Philip Nikolayev

B. 1966
Black and white photograph of Russian-American poet Philip Nikolayev

Born in Moscow and raised in Russia and Moldova, poet Philip Nikolayev is the son of a linguist. He grew up speaking both English and Russian and immigrated to the United States in 1990. Nikolayev earned a BA and an MA at Harvard University and a PhD at Boston University. His poetry collections include Dusk Raga (1998), Monkey Time (2003), which won a Verse prize, and Letters from Aldenderry (2006).
 
In his poems, Nikolayev pairs philosophical questions with daily life, frequently combining formal and experimental approaches.
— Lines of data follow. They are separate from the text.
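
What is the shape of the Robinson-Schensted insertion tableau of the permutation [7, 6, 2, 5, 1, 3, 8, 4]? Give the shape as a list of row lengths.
RSK row insertion gives P = [[1, 3, 4], [2, 5, 8], [6], [7]], which has shape [3, 3, 1, 1].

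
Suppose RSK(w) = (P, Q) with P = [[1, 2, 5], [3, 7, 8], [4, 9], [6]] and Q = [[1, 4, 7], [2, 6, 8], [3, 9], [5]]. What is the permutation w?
6 4 3 7 1 2 9 8 5

Reverse the RSK construction: for i from n down to 1, find the cell of Q containing i, remove the entry at that cell from P, and reverse-bump it up through P; the value ejected from row 1 is w(i).

Step i=9: Q has 9 at row 3, column 2; remove 9 from row 3 of P and reverse-bump: 9 enters row 2 and ejects 8; 8 enters row 1 and ejects 5. So w(9) = 5. P is now [[1, 2, 8], [3, 7, 9], [4], [6]].
Step i=8: Q has 8 at row 2, column 3; remove 9 from row 2 of P and reverse-bump: 9 enters row 1 and ejects 8. So w(8) = 8. P is now [[1, 2, 9], [3, 7], [4], [6]].
Step i=7: Q has 7 at row 1, column 3; remove that cell from P, ejecting 9. So w(7) = 9. P is now [[1, 2], [3, 7], [4], [6]].
Step i=6: Q has 6 at row 2, column 2; remove 7 from row 2 of P and reverse-bump: 7 enters row 1 and ejects 2. So w(6) = 2. P is now [[1, 7], [3], [4], [6]].
Step i=5: Q has 5 at row 4, column 1; remove 6 from row 4 of P and reverse-bump: 6 enters row 3 and ejects 4; 4 enters row 2 and ejects 3; 3 enters row 1 and ejects 1. So w(5) = 1. P is now [[3, 7], [4], [6]].
Step i=4: Q has 4 at row 1, column 2; remove that cell from P, ejecting 7. So w(4) = 7. P is now [[3], [4], [6]].
Step i=3: Q has 3 at row 3, column 1; remove 6 from row 3 of P and reverse-bump: 6 enters row 2 and ejects 4; 4 enters row 1 and ejects 3. So w(3) = 3. P is now [[4], [6]].
Step i=2: Q has 2 at row 2, column 1; remove 6 from row 2 of P and reverse-bump: 6 enters row 1 and ejects 4. So w(2) = 4. P is now [[6]].
Step i=1: Q has 1 at row 1, column 1; remove that cell from P, ejecting 6. So w(1) = 6. P is now [].

So w = 6 4 3 7 1 2 9 8 5.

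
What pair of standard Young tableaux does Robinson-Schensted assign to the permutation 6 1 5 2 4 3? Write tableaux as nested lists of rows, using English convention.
Insert each entry of the permutation into P by Schensted row insertion, recording in Q the position of each new cell.

Insert 6: appended to row 1. P = [[6]].
Insert 1: 1 bumps 6 from row 1; 6 starts row 2. P = [[1], [6]].
Insert 5: appended to row 1. P = [[1, 5], [6]].
Insert 2: 2 bumps 5 from row 1; 5 bumps 6 from row 2; 6 starts row 3. P = [[1, 2], [5], [6]].
Insert 4: appended to row 1. P = [[1, 2, 4], [5], [6]].
Insert 3: 3 bumps 4 from row 1; 4 bumps 5 from row 2; 5 bumps 6 from row 3; 6 starts row 4. P = [[1, 2, 3], [4], [5], [6]].

So P = [[1, 2, 3], [4], [5], [6]], Q = [[1, 3, 5], [2], [4], [6]].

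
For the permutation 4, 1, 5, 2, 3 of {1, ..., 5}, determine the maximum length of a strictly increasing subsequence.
3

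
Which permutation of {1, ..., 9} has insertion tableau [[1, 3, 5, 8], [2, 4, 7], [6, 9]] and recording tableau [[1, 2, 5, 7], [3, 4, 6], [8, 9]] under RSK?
Reverse the RSK construction: for i from n down to 1, find the cell of Q containing i, remove the entry at that cell from P, and reverse-bump it up through P; the value ejected from row 1 is w(i).

Step i=9: Q has 9 at row 3, column 2; remove 9 from row 3 of P and reverse-bump: 9 enters row 2 and ejects 7; 7 enters row 1 and ejects 5. So w(9) = 5. P is now [[1, 3, 7, 8], [2, 4, 9], [6]].
Step i=8: Q has 8 at row 3, column 1; remove 6 from row 3 of P and reverse-bump: 6 enters row 2 and ejects 4; 4 enters row 1 and ejects 3. So w(8) = 3. P is now [[1, 4, 7, 8], [2, 6, 9]].
Step i=7: Q has 7 at row 1, column 4; remove that cell from P, ejecting 8. So w(7) = 8. P is now [[1, 4, 7], [2, 6, 9]].
Step i=6: Q has 6 at row 2, column 3; remove 9 from row 2 of P and reverse-bump: 9 enters row 1 and ejects 7. So w(6) = 7. P is now [[1, 4, 9], [2, 6]].
Step i=5: Q has 5 at row 1, column 3; remove that cell from P, ejecting 9. So w(5) = 9. P is now [[1, 4], [2, 6]].
Step i=4: Q has 4 at row 2, column 2; remove 6 from row 2 of P and reverse-bump: 6 enters row 1 and ejects 4. So w(4) = 4. P is now [[1, 6], [2]].
Step i=3: Q has 3 at row 2, column 1; remove 2 from row 2 of P and reverse-bump: 2 enters row 1 and ejects 1. So w(3) = 1. P is now [[2, 6]].
Step i=2: Q has 2 at row 1, column 2; remove that cell from P, ejecting 6. So w(2) = 6. P is now [[2]].
Step i=1: Q has 1 at row 1, column 1; remove that cell from P, ejecting 2. So w(1) = 2. P is now [].

So w = 2 6 1 4 9 7 8 3 5.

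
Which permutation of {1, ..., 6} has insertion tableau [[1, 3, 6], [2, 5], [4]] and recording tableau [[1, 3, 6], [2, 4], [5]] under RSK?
Reverse RSK: for i = n, n-1, ..., 1, locate i in Q, remove the corresponding corner cell from P, and reverse-bump its entry up through P; the value ejected from row 1 is w(i).

So w = 4 2 5 3 1 6.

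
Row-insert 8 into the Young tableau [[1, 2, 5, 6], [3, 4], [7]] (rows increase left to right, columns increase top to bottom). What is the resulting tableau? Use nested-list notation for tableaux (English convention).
8 is larger than every entry of row 1, so it is appended to row 1. The new tableau is [[1, 2, 5, 6, 8], [3, 4], [7]].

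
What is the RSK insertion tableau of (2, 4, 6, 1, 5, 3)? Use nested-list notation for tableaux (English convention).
After inserting 2: P = [[2]].
After inserting 4: P = [[2, 4]].
After inserting 6: P = [[2, 4, 6]].
After inserting 1: P = [[1, 4, 6], [2]].
After inserting 5: P = [[1, 4, 5], [2, 6]].
After inserting 3: P = [[1, 3, 5], [2, 4], [6]].

So P = [[1, 3, 5], [2, 4], [6]].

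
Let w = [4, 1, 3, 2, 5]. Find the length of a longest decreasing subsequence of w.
3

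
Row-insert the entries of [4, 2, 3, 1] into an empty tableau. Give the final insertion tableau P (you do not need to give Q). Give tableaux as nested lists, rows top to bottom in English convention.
Insert 4: appended to row 1. P = [[4]].
Insert 2: 2 bumps 4 from row 1; 4 starts row 2. P = [[2], [4]].
Insert 3: appended to row 1. P = [[2, 3], [4]].
Insert 1: 1 bumps 2 from row 1; 2 bumps 4 from row 2; 4 starts row 3. P = [[1, 3], [2], [4]].

So P = [[1, 3], [2], [4]].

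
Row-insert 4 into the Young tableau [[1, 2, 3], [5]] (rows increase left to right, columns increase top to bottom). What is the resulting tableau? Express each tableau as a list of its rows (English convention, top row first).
[[1, 2, 3, 4], [5]]

4 is larger than every entry of row 1, so it is appended to row 1. The new tableau is [[1, 2, 3, 4], [5]].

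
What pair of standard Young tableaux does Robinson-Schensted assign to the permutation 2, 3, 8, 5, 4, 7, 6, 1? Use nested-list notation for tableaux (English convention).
Insert each entry of the permutation into P by Schensted row insertion, recording in Q the position of each new cell.

Insert 2: appended to row 1. P = [[2]].
Insert 3: appended to row 1. P = [[2, 3]].
Insert 8: appended to row 1. P = [[2, 3, 8]].
Insert 5: 5 bumps 8 from row 1; 8 starts row 2. P = [[2, 3, 5], [8]].
Insert 4: 4 bumps 5 from row 1; 5 bumps 8 from row 2; 8 starts row 3. P = [[2, 3, 4], [5], [8]].
Insert 7: appended to row 1. P = [[2, 3, 4, 7], [5], [8]].
Insert 6: 6 bumps 7 from row 1; 7 appends to row 2. P = [[2, 3, 4, 6], [5, 7], [8]].
Insert 1: 1 bumps 2 from row 1; 2 bumps 5 from row 2; 5 bumps 8 from row 3; 8 starts row 4. P = [[1, 3, 4, 6], [2, 7], [5], [8]].

So P = [[1, 3, 4, 6], [2, 7], [5], [8]], Q = [[1, 2, 3, 6], [4, 7], [5], [8]].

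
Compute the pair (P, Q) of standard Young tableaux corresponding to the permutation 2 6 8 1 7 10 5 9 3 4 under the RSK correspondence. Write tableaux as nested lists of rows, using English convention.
Insert each entry of the permutation into P by Schensted row insertion, recording in Q the position of each new cell.

Insert 2: appended to row 1. P = [[2]], Q = [[1]].
Insert 6: appended to row 1. P = [[2, 6]], Q = [[1, 2]].
Insert 8: appended to row 1. P = [[2, 6, 8]], Q = [[1, 2, 3]].
Insert 1: 1 bumps 2 from row 1; 2 starts row 2. P = [[1, 6, 8], [2]], Q = [[1, 2, 3], [4]].
Insert 7: 7 bumps 8 from row 1; 8 appends to row 2. P = [[1, 6, 7], [2, 8]], Q = [[1, 2, 3], [4, 5]].
Insert 10: appended to row 1. P = [[1, 6, 7, 10], [2, 8]], Q = [[1, 2, 3, 6], [4, 5]].
Insert 5: 5 bumps 6 from row 1; 6 bumps 8 from row 2; 8 starts row 3. P = [[1, 5, 7, 10], [2, 6], [8]], Q = [[1, 2, 3, 6], [4, 5], [7]].
Insert 9: 9 bumps 10 from row 1; 10 appends to row 2. P = [[1, 5, 7, 9], [2, 6, 10], [8]], Q = [[1, 2, 3, 6], [4, 5, 8], [7]].
Insert 3: 3 bumps 5 from row 1; 5 bumps 6 from row 2; 6 bumps 8 from row 3; 8 starts row 4. P = [[1, 3, 7, 9], [2, 5, 10], [6], [8]], Q = [[1, 2, 3, 6], [4, 5, 8], [7], [9]].
Insert 4: 4 bumps 7 from row 1; 7 bumps 10 from row 2; 10 appends to row 3. P = [[1, 3, 4, 9], [2, 5, 7], [6, 10], [8]], Q = [[1, 2, 3, 6], [4, 5, 8], [7, 10], [9]].

So P = [[1, 3, 4, 9], [2, 5, 7], [6, 10], [8]], Q = [[1, 2, 3, 6], [4, 5, 8], [7, 10], [9]].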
In an interview with Jack Alun for The Argotist Online, Nikolayev stated, “Writing is largely spontaneous for me and improvisation and self-surprise are important parts of it. ... I write in hopes that what moves or interests or surprises me may also cause a similar response in someone else—the providential reader, in Mandelstam’s phrase, if you will. Often I don’t know exactly where a poem—a certain kind of poem—leads me until the very end, where with some luck everything just happens to click sharply into focus.”
 
Nikolayev is one of the founding editors of Fulcrum, “an annual of poetry and aesthetics,” and his work has been featured in 180 More Extraordinary Poems for Every Day (2005). He lives in the Boston, Massachusetts area with his wife, the poet Katia Kapovich.